My dad has a reputation for being good with numbers.  This is one of the reasons he has been the official attendance taker at church and Sunday school for many years.  He also has a reputation for being good with children, and that’s how he got the word Counting affixed to his first name, Bob.  He frequently allows one of the children to help him sound the bell to signal that Sunday school is over and church is about to begin.  This is a coveted honor among the children of the church, and several years ago one of the children remarked to her mother that she wanted to help “Counting Bob” ring the bell.  Before he was “Counting Bob,” he was “Mr. Burns” to hundreds of students at Batesville High School.  In addition to helping students find their way through the often-murky waters of adolescence, he taught mathematics. Mathematics has been defined as “the study of quantity, structure, space, and change,” a discipline that “seeks out patterns to form new conjectures.”  Always the mathematician, my dad was and continues to be a problem solver.

I strongly suspect my sister, Liz, and I presented my dad with many of his greatest problems.  One problem in particular occurred when were we small and shared a bedroom as well as a bed.  As all parents know, sending their children to bed doesn’t equal their children’s going to sleep.  Liz and I could be counted among those youngsters who are sleep resistant.  In fact, we developed a nightly bedtime “pattern” of behavior that began with whispering and crescendoed into a full-blown giggle-fest.  For us, this was so much fun we wanted to stay awake and keep the party going.  Night after night, we fervently fought sleep, but exhaustion ultimately overpowered us.  Still not wanting to give in to sleep, we resorted to arguing and tussling, leaving our bedding in a tangle and our parents in a less-than-pleased frame of mind.

One evening when we had wreaked particularly violent havoc with our bedding, my dad decided to put the quietus on our late-night antics by giving us a spanking.  While my dad has never been a fan of corporal punishment, I suspect this was an action of last resort brought on by the exhaustion of an early bird who had to contend constantly with two rambunctious night owls.
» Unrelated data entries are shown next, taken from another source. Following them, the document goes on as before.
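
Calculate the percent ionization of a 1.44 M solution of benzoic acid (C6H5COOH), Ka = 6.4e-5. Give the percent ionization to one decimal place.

0.7%

C6H5COOH ⇌ C6H5COO- + H+; let x = [H+] at equilibrium.
x ≈ √(Ka·C₀) = √(6.4 × 10^-5 × 1.44) = 9.60 × 10^-3 M
Fraction ionized = 9.60 × 10^-3 / 1.44 = 0.0067 → 0.7%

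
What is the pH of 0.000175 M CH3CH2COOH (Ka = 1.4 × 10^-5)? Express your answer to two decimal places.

CH3CH2COOH ⇌ CH3CH2COO- + H+
Let x = [H+] at equilibrium. Ka = x²/(0.000175 − x).
The 5% rule fails; solving x² + Ka·x − Ka·C₀ = 0 exactly:
x = (−Ka + √(Ka² + 4·Ka·C₀))/2 = 4.30 × 10^-5 M
pH = −log(4.30 × 10^-5) = 4.37

pH = 4.37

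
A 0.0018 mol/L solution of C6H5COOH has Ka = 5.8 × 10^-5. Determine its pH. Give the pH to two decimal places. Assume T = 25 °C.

C6H5COOH ⇌ C6H5COO- + H+
Ka = x²/(0.0018 − x) = 5.8 × 10^-5
Here C₀/Ka ≈ 31, so the small-x approximation fails. Use the quadratic:
x = (−Ka + √(Ka² + 4·Ka·C₀))/2 = 2.95 × 10^-4 M
pH = −log[H+] = −log(2.95 × 10^-4) = 3.53

pH = 3.53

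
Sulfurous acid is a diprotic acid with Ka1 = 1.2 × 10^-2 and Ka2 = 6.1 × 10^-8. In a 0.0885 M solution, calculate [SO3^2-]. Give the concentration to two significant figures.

6.1 × 10^-8 M

First ionization gives [H+] ≈ [HSO3-] = 2.71 × 10^-2 M.
Second step: Ka2 = [H+][SO3^2-]/[HSO3-] ≈ [SO3^2-] (since [H+] ≈ [HSO3-]).
So [SO3^2-] ≈ Ka2.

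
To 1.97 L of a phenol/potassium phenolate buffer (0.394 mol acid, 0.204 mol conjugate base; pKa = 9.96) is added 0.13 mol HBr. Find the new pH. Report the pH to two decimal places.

pH = 9.11

After neutralization: n(C6H5OH) = 0.524 mol, n(C6H5O-) = 0.074 mol.
pH = pKa + log(n_C6H5O-/n_C6H5OH) = 9.96 + log(0.074/0.524) = 9.96 + (-0.850)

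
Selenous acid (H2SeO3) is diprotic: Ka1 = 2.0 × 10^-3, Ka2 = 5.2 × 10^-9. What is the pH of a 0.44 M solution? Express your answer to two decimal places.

Since Ka1 ≫ Ka2, the first ionization dominates [H+].
Ka1 = x²/(0.44 − x) = 2.0 × 10^-3
Solving the quadratic: x = (−Ka1 + √(Ka1² + 4·Ka1·C₀))/2 = 2.87 × 10^-2 M
pH = −log(2.87 × 10^-2) = 1.54

pH = 1.54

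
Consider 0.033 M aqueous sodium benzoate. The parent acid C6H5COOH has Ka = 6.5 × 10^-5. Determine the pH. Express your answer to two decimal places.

C6H5COO- is the conjugate base of the weak acid C6H5COOH.
Kb = Kw/Ka = 1.0×10^-14 / 6.5 × 10^-5 = 1.54 × 10^-10
Kb = [OH-]²/(0.033 − [OH-]) = 1.54 × 10^-10
Neglecting [OH-] in the denominator: [OH-] = √(1.54 × 10^-10 × 0.033) = 2.25 × 10^-6 M
([OH-]/C₀ = 0.0068% < 5%, so the approximation holds.)
pOH = −log(2.25 × 10^-6) = 5.65; pH = 14.00 − 5.65 = 8.35

pH = 8.35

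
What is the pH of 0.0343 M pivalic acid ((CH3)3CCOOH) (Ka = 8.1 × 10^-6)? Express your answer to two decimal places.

(CH3)3CCOOH ⇌ (CH3)3CCOO- + H+
Ka = x²/(0.0343 − x) = 8.1 × 10^-6
Since Ka ≪ C₀, x ≈ √(Ka·C₀) = 5.27 × 10^-4 M.
Check: 1.5% ionized — well under 5%, approximation valid.
pH = −log[H+] = −log(5.27 × 10^-4) = 3.28

pH = 3.28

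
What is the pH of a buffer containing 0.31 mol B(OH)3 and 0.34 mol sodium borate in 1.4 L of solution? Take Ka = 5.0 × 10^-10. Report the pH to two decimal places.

pH = 9.34

pKa = −log(5.0 × 10^-10) = 9.301
Using pH = pKa + log([base]/[acid]) with [base]/[acid] = 0.34/0.31:
pH = 9.301 + (+0.040) = 9.34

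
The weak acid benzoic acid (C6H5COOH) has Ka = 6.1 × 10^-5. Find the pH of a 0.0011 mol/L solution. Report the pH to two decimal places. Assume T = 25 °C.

pH = 3.64

C6H5COOH ⇌ C6H5COO- + H+
From the ICE table, Ka = x²/(0.0011 − x) = 6.1 × 10^-5.
The 5% rule fails; solving x² + Ka·x − Ka·C₀ = 0 exactly:
x = (−Ka + √(Ka² + 4·Ka·C₀))/2 = 2.30 × 10^-4 M
pH = −log(2.30 × 10^-4) = 3.64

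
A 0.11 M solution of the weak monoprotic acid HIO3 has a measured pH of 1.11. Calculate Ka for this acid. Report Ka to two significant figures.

Ka = 1.9 × 10^-1

[H+] = 10^(-1.11) = 7.76 × 10^-2 M
At equilibrium [HA] = 0.11 − 7.76 × 10^-2 = 3.24 × 10^-2 M
Ka = [H+][A-]/[HA] = (7.76 × 10^-2)² / 3.24 × 10^-2 = 1.9 × 10^-1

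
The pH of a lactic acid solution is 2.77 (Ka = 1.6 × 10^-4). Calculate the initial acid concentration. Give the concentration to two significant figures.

[H+] = 10^(-2.77) = 1.70 × 10^-3 M = x
Ka = x²/(C₀ − x) ⇒ C₀ = x + x²/Ka
C₀ = 1.70 × 10^-3 + (1.70 × 10^-3)²/(1.6 × 10^-4) = 1.98 × 10^-2 M

C₀ = 2.0 × 10^-2 M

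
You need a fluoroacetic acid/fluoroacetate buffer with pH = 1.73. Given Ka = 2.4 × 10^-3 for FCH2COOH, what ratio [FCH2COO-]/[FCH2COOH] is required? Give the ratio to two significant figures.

ratio = 0.13

pKa = -log(2.4 × 10^-3) = 2.620
pH = pKa + log(r) ⇒ log(r) = 1.73 − 2.620 = -0.890
r = [FCH2COO-]/[FCH2COOH] = 10^(-0.890) = 0.129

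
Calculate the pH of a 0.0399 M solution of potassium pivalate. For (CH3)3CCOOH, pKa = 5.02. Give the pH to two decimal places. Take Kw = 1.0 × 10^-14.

pH = 8.81

(CH3)3CCOO- is the conjugate base of the weak acid (CH3)3CCOOH.
Ka = 10^(−5.02) = 9.55 × 10^-6
Kb = Kw/Ka = 1.0×10^-14 / 9.55 × 10^-6 = 1.05 × 10^-9
Kb = [OH-]²/(0.0399 − [OH-]) = 1.05 × 10^-9
Assume [OH-] ≪ 0.0399: [OH-] ≈ √(1.05 × 10^-9 × 0.0399) = 6.47 × 10^-6 M
pOH = −log(6.47 × 10^-6) = 5.19; pH = 14.00 − 5.19 = 8.81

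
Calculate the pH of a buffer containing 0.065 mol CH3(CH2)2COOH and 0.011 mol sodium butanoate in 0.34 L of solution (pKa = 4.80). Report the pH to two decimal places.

pH = pKa + log([A⁻]/[HA]) = 4.80 + log(0.011/0.065)
pH = 4.80 + (-0.772) = 4.03

pH = 4.03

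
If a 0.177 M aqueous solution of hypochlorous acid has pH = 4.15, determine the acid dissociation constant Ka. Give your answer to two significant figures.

Ka = 2.8 × 10^-8

[H+] = 10^(-4.15) = 7.08 × 10^-5 M
At equilibrium [HA] = 0.177 − 7.08 × 10^-5 = 1.77 × 10^-1 M
Ka = [H+][A-]/[HA] = (7.08 × 10^-5)² / 1.77 × 10^-1 = 2.8 × 10^-8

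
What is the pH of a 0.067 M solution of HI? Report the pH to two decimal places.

HI is a strong acid and dissociates completely, so [H+] = 0.067 M.
pH = -log(0.067) = 1.17

pH = 1.17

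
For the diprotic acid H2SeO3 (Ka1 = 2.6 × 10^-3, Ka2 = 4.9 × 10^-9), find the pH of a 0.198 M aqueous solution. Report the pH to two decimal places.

Ka1 ≫ Ka2, so treat the first dissociation as the only significant source of H+.
Ka1 = x²/(0.198 − x) = 2.6 × 10^-3
Solving the quadratic: x = (−Ka1 + √(Ka1² + 4·Ka1·C₀))/2 = 2.14 × 10^-2 M
pH = −log(2.14 × 10^-2) = 1.67

pH = 1.67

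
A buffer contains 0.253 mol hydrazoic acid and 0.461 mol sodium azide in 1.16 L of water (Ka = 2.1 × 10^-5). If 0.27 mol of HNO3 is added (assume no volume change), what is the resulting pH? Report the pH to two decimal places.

pH = 4.24

Added H+ converts N3- to HN3: HN3 → 0.523 mol, N3- → 0.191 mol.
pKa = −log(2.1 × 10^-5) = 4.678
Henderson–Hasselbalch with mole ratio 0.191/0.523: pH = 4.678 + (-0.437)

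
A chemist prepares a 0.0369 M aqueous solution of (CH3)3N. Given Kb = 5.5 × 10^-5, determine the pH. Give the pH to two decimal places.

(CH3)3N + H2O ⇌ (CH3)3NH+ + OH-
From the ICE table, Kb = [OH-]²/(0.0369 − [OH-]) = 5.5 × 10^-5.
Since Kb ≪ C₀, [OH-] ≈ √(Kb·C₀) = 1.42 × 10^-3 M.
([OH-]/C₀ = 3.9% < 5%, so the approximation holds.)
pOH = 2.85, so pH = 14.00 − pOH = 11.15

pH = 11.15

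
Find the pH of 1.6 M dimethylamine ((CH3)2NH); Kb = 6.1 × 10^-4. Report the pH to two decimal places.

pH = 12.49

(CH3)2NH + H2O ⇌ (CH3)2NH2+ + OH-
From the ICE table, Kb = [OH-]²/(1.6 − [OH-]) = 6.1 × 10^-4.
Since Kb ≪ C₀, [OH-] ≈ √(Kb·C₀) = 3.12 × 10^-2 M.
pOH = −log(3.12 × 10^-2) = 1.51; pH = 14.00 − 1.51 = 12.49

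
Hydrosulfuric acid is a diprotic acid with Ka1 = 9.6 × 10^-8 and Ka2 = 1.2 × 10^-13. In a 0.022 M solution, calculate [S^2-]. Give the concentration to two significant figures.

First ionization gives [H+] ≈ [HS-] = 4.60 × 10^-5 M.
Second step: Ka2 = [H+][S^2-]/[HS-] ≈ [S^2-] (since [H+] ≈ [HS-]).
So [S^2-] ≈ Ka2.

1.2 × 10^-13 M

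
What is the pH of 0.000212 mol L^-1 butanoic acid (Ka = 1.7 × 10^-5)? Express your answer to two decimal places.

CH3(CH2)2COOH ⇌ CH3(CH2)2COO- + H+
Ka = x²/(0.000212 − x) = 1.7 × 10^-5
x is not negligible relative to C₀; solve x² + 1.7e-05·x − 3.6e-09 = 0.
x = [−1.7e-05 + √(1.7e-05² + 1.44e-08)]/2 = 5.21 × 10^-5 M
pH = −log(5.21 × 10^-5) = 4.28

pH = 4.28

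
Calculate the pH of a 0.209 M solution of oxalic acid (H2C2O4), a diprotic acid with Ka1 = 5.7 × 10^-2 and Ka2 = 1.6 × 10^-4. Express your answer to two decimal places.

Ka1 ≫ Ka2, so treat the first dissociation as the only significant source of H+.
Ka1 = x²/(0.209 − x) = 5.7 × 10^-2
Solving the quadratic: x = (−Ka1 + √(Ka1² + 4·Ka1·C₀))/2 = 8.43 × 10^-2 M
pH = −log(8.43 × 10^-2) = 1.07

pH = 1.07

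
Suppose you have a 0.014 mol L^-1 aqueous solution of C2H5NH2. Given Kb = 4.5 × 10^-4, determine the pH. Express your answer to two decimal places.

C2H5NH2 + H2O ⇌ C2H5NH3+ + OH-
From the ICE table, Kb = [OH-]²/(0.014 − [OH-]) = 4.5 × 10^-4.
The 5% rule fails; solving [OH-]² + Kb·[OH-] − Kb·C₀ = 0 exactly:
[OH-] = [−0.00045 + √(0.00045² + 2.52e-05)]/2 = 2.30 × 10^-3 M
pOH = −log(2.30 × 10^-3) = 2.64; pH = 14.00 − 2.64 = 11.36

pH = 11.36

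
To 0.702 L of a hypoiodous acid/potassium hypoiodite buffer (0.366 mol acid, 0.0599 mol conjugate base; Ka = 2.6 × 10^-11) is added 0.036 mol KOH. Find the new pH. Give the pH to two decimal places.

pH = 10.05

After neutralization: n(HOI) = 0.33 mol, n(OI-) = 0.0959 mol.
pKa = −log(2.6 × 10^-11) = 10.585
Henderson–Hasselbalch with mole ratio 0.0959/0.33: pH = 10.585 + (-0.537)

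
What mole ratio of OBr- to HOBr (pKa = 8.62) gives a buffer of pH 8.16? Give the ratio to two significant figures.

pH = pKa + log(r) ⇒ log(r) = 8.16 − 8.62 = -0.46
r = [OBr-]/[HOBr] = 10^(-0.46) = 0.347

ratio = 0.35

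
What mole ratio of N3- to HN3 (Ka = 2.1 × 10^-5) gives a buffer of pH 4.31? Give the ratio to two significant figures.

pKa = -log(2.1 × 10^-5) = 4.678
pH = pKa + log(r) ⇒ log(r) = 4.31 − 4.678 = -0.368
r = [N3-]/[HN3] = 10^(-0.368) = 0.429

ratio = 0.43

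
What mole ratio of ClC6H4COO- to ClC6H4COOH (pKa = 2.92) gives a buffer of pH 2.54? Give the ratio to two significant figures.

pH = pKa + log(r) ⇒ log(r) = 2.54 − 2.92 = -0.38
r = [ClC6H4COO-]/[ClC6H4COOH] = 10^(-0.38) = 0.417

ratio = 0.42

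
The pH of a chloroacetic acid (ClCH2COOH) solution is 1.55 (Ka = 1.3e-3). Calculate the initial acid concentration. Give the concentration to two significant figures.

C₀ = 6.4 × 10^-1 M

[H+] = 10^(-1.55) = 2.82 × 10^-2 M = x
Ka = x²/(C₀ − x) ⇒ C₀ = x + x²/Ka
C₀ = 2.82 × 10^-2 + (2.82 × 10^-2)²/(1.3 × 10^-3) = 6.40 × 10^-1 M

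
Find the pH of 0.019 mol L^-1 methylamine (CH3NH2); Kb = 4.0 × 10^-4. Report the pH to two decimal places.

pH = 11.41

CH3NH2 + H2O ⇌ CH3NH3+ + OH-
From the ICE table, Kb = [OH-]²/(0.019 − [OH-]) = 4.0 × 10^-4.
The 5% rule fails; solving [OH-]² + Kb·[OH-] − Kb·C₀ = 0 exactly:
[OH-] = (−Kb + √(Kb² + 4·Kb·C₀))/2 = 2.56 × 10^-3 M
pOH = 2.59, so pH = 14.00 − pOH = 11.41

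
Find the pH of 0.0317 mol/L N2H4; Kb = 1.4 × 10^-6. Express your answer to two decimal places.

N2H4 + H2O ⇌ N2H5+ + OH-
From the ICE table, Kb = [OH-]²/(0.0317 − [OH-]) = 1.4 × 10^-6.
Since Kb ≪ C₀, [OH-] ≈ √(Kb·C₀) = 2.11 × 10^-4 M.
Check: 0.66% ionized — well under 5%, approximation valid.
pOH = −log(2.11 × 10^-4) = 3.68; pH = 14.00 − 3.68 = 10.32

pH = 10.32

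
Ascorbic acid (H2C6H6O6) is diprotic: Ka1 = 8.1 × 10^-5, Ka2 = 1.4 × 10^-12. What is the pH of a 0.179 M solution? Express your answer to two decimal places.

pH = 2.42

Since Ka1 ≫ Ka2, the first ionization dominates [H+].
Ka1 = x²/(0.179 − x) = 8.1 × 10^-5
x ≈ √(8.1 × 10^-5 × 0.179) = 3.81 × 10^-3 M
pH = −log(3.81 × 10^-3) = 2.42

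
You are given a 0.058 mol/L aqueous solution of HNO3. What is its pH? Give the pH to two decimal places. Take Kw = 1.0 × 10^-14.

pH = 1.24

HNO3 is a strong acid and dissociates completely, so [H+] = 0.058 M.
pH = -log(0.058) = 1.24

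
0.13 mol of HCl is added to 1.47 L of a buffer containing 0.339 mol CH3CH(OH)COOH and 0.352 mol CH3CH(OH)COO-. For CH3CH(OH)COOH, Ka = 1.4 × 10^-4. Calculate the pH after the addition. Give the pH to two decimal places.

After neutralization: n(CH3CH(OH)COOH) = 0.469 mol, n(CH3CH(OH)COO-) = 0.222 mol.
pKa = −log(1.4 × 10^-4) = 3.854
pH = pKa + log(n_CH3CH(OH)COO-/n_CH3CH(OH)COOH) = 3.854 + log(0.222/0.469) = 3.854 + (-0.325)

pH = 3.53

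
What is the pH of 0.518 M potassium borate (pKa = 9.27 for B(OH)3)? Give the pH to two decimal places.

pH = 11.49

B(OH)4- is the conjugate base of the weak acid B(OH)3.
Ka = 10^(−9.27) = 5.37 × 10^-10
Kb = Kw/Ka = 1.0×10^-14 / 5.37 × 10^-10 = 1.86 × 10^-5
From the ICE table, Kb = x²/(0.518 − x) = 1.86 × 10^-5.
Neglecting x in the denominator: x = √(1.86 × 10^-5 × 0.518) = 3.10 × 10^-3 M
pOH = −log(3.10 × 10^-3) = 2.51; pH = 14.00 − 2.51 = 11.49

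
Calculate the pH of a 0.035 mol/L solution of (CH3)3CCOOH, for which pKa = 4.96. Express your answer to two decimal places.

pH = 3.21

(CH3)3CCOOH ⇌ (CH3)3CCOO- + H+
Ka = 10^(−4.96) = 1.10 × 10^-5
Ka = x²/(0.035 − x) = 1.10 × 10^-5
Since Ka ≪ C₀, x ≈ √(Ka·C₀) = 6.20 × 10^-4 M.
Check: 1.8% ionized — well under 5%, approximation valid.
pH = −log[H+] = −log(6.20 × 10^-4) = 3.21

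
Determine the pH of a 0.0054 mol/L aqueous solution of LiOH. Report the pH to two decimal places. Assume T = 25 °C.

LiOH is a strong base; [OH-] = 0.0054 M.
pOH = -log(0.0054) = 2.27
pH = 14.00 - 2.27 = 11.73

pH = 11.73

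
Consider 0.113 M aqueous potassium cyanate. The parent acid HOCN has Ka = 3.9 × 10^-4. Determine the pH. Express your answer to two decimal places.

OCN- is the conjugate base of the weak acid HOCN.
Kb = Kw/Ka = 1.0×10^-14 / 3.9 × 10^-4 = 2.56 × 10^-11
Kb = x²/(0.113 − x) = 2.56 × 10^-11
Assume x ≪ 0.113: x ≈ √(2.56 × 10^-11 × 0.113) = 1.70 × 10^-6 M
(x/C₀ = 0.0015% < 5%, so the approximation holds.)
pOH = 5.77, so pH = 14.00 − pOH = 8.23

pH = 8.23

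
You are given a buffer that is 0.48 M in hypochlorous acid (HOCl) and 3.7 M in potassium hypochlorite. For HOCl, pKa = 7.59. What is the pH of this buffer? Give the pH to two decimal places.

Using pH = pKa + log([base]/[acid]) with [base]/[acid] = 3.7/0.48:
pH = 7.59 + (+0.887) = 8.48

pH = 8.48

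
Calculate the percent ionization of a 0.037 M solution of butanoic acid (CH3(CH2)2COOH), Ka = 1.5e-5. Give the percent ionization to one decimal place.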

I’m not sure about Liz, but I believe this is the only spanking I ever got from my dad.  I’m pretty sure it didn’t halt our nightly roughhousing, but it set my dad to speculating about a more viable solution.

First, he looked at the “quantity” of the entities involved and came up with the conclusion that one bed and two girls were never going to add up to a restful night’s sleep.  Soon thereafter, we received a set of twin beds.  While that change in “structure” didn’t totally solve the problem – we still argued – it kept us in line until we were in junior high school and my parents built a new house that included enough “space” for us to have our own bedrooms. We still managed to have a tiff now and then; but, when we did, my parents could send us to our respective rooms.  This “change” in our sleeping quarters kept our house much more peaceful.

I’m grateful that my dad is good with both children and math and that he has for years put his expertise to practical use, solving problems in and out of the classroom.  Early on, he adopted the philosophy of another mathematician – Benjamin Peirce –  who defined mathematics as “the science that draws necessary conclusions.”